Thirty years ago, those of us who are Nurse Practitioners can remember the confusion and bitter battles over what our name should be and what educational pathway was sufficient. The system was broken and needed to be fixed. The role of the NP emerged, however, and has evolved into a credible and well respected role. Now, again the system appears to be broken and the new degree of the DNP has been suggested to fix it. All the arguments seem to have merit. Isn’t that usually the case?
Proud to be NPs since the 1980s, many of my colleagues and I look back to how we were empowered to think out of the box and create incredible programs of care for individuals and their families. More recently, some of us have obtained PhDs at prestigious universities. We soon learn, however, that continuing to contribute to society through our expert practice is difficult or no longer possible. Now we are confronted with the tripartite mission of teaching, scholarship, and service that comes with becoming a university faculty member. Little time is left for serving society while trying to build our CVs for tenure.
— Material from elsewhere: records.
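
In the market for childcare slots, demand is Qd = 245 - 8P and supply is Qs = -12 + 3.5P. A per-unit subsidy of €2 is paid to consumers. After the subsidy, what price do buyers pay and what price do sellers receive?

Pre-subsidy: 245 - 8P = -12 + 3.5P gives P* = 514/23, Q* = 1523/23.
With the rebate, buyers effectively pay Pb = Ps − 2, where Ps is the price sellers receive.
Demand in terms of Ps becomes Qd = 245 − 8(Ps − 2) = 261 - 8Ps. Setting this equal to supply: 261 - 8Ps = -12 + 3.5Ps, so Ps = 546/23.
Buyers pay Pb = 546/23 − 2 = 500/23; Q' = -12 + 3.5·(546/23) = 1635/23.

Buyers pay 500/23; sellers receive 546/23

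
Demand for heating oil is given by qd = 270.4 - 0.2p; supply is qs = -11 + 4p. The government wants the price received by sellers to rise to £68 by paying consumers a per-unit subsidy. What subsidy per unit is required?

At a seller price of 68, quantity supplied is -11 + 4·68 = 261.
Buyers absorb 261 only when they pay pb with 270.4 − 0.2·pb = 261, i.e. pb = 47.
s = ps − pb = 68 − 47 = 21.

Required subsidy s = £21 per unit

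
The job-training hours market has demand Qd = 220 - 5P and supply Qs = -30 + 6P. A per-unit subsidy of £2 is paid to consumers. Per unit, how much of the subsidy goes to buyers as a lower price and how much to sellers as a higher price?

Pre-subsidy: 220 - 5P = -30 + 6P gives P* = 250/11, Q* = 1170/11.
With the rebate, buyers effectively pay Pb = Ps − 2, where Ps is the price sellers receive.
Demand in terms of Ps becomes Qd = 220 − 5(Ps − 2) = 230 - 5Ps. Setting this equal to supply: 230 - 5Ps = -30 + 6Ps, so Ps = 260/11.
Buyers pay Pb = 260/11 − 2 = 238/11; Q' = -30 + 6·(260/11) = 1230/11.
Buyers' price falls by P* − Pb = 250/11 − 238/11 = 12/11; sellers' price rises by Ps − P* = 260/11 − 250/11 = 10/11.

Buyers gain 12/11 per unit; sellers gain 10/11 per unit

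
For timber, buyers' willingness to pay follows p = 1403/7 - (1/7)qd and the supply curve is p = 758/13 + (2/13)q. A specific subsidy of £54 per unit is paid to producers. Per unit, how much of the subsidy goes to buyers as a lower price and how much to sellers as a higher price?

Buyers gain £26 per unit; sellers gain £28 per unit

Pre-subsidy: 1403/7 - (1/7)q = 758/13 + (2/13)q gives q* = 479 and p* = 132.
With the subsidy, sellers receive ps = pb + 54 for each unit, where pb is the price buyers pay.
On the curves, pb = 1403/7 - (1/7)q and ps = 758/13 + (2/13)q; the wedge ps − pb = 54 gives 758/13 + (2/13)q − (1403/7 - (1/7)q) = 54, so q' = 661.
Then pb = 1403/7 − (1/7)·661 = 106 and ps = 758/13 + (2/13)·661 = 160.
Buyers' price falls by p* − pb = 132 − 106 = 26; sellers' price rises by ps − p* = 160 − 132 = 28.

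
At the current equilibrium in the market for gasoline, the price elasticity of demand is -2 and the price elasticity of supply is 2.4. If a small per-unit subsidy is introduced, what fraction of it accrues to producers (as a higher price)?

For a small subsidy around the equilibrium, the benefit split depends on the relative slopes, which at a point are proportional to the elasticities.
Buyer share = εs/(εs + |εd|) = 2.4/(2.4 + 2) = 6/11; seller share = |εd|/(εs + |εd|) = 5/11.
So producers capture 5/11 of the subsidy.

Producer share = 5/11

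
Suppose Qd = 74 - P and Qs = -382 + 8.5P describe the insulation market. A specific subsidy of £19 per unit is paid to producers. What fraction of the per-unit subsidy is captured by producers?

Producer share = 2/19

Pre-subsidy: 74 - P = -382 + 8.5P gives P* = 48, Q* = 26.
With the subsidy, sellers receive Ps = Pb + 19 for each unit, where Pb is the price buyers pay.
Supply in terms of Pb becomes Qs = -382 + 8.5(Pb + 19) = -220.5 + 8.5Pb. Setting this equal to demand: 74 - Pb = -220.5 + 8.5Pb, so Pb = 31.
Sellers receive Ps = 31 + 19 = 50; Q' = 74 − 1·31 = 43.
Buyers' price falls by P* − Pb = 48 − 31 = 17; sellers' price rises by Ps − P* = 50 − 48 = 2.
So producers capture 2/19 = 2/19 of each unit of subsidy.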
Research is exciting and stimulating, but difficult for the new nursing PhD without real mentorship. Unlike new scholars or junior faculty in other disciplines, the discipline of nursing has not embraced relationships whereby junior investigators are mentored by senior investigators. For many of us, the umbilical cord is cut when we graduate, and we must find our own way as a novice in the culture of academia. The prior years of nursing practice experience may help land the new academic job, but may not have much relevance after that. For the nurse who loves nursing and is very proud of nursing practice, there is something wrong with the picture when returning for the terminal degree is not enhancing your nursing practice expertise, and in fact keeps you away from it. Establishing a program of research that is worthwhile to anyone outside of academia is extremely difficult. Teaching, nonetheless, is fun and is a worthwhile contribution to society as we help prepare the next generation of nurses.
DNP programs have emerged and soon graduates will appear on the scene and be available with their advanced knowledge to help fix the systems of nursing practice, education, administration, and health care policy. I hope we will join together with wisdom and advance the roles of nursing in academia and practice in our ever changing world with many vulnerable populations. Amidst a shortage of nurses and faculty to prepare them, there should be room for all of us.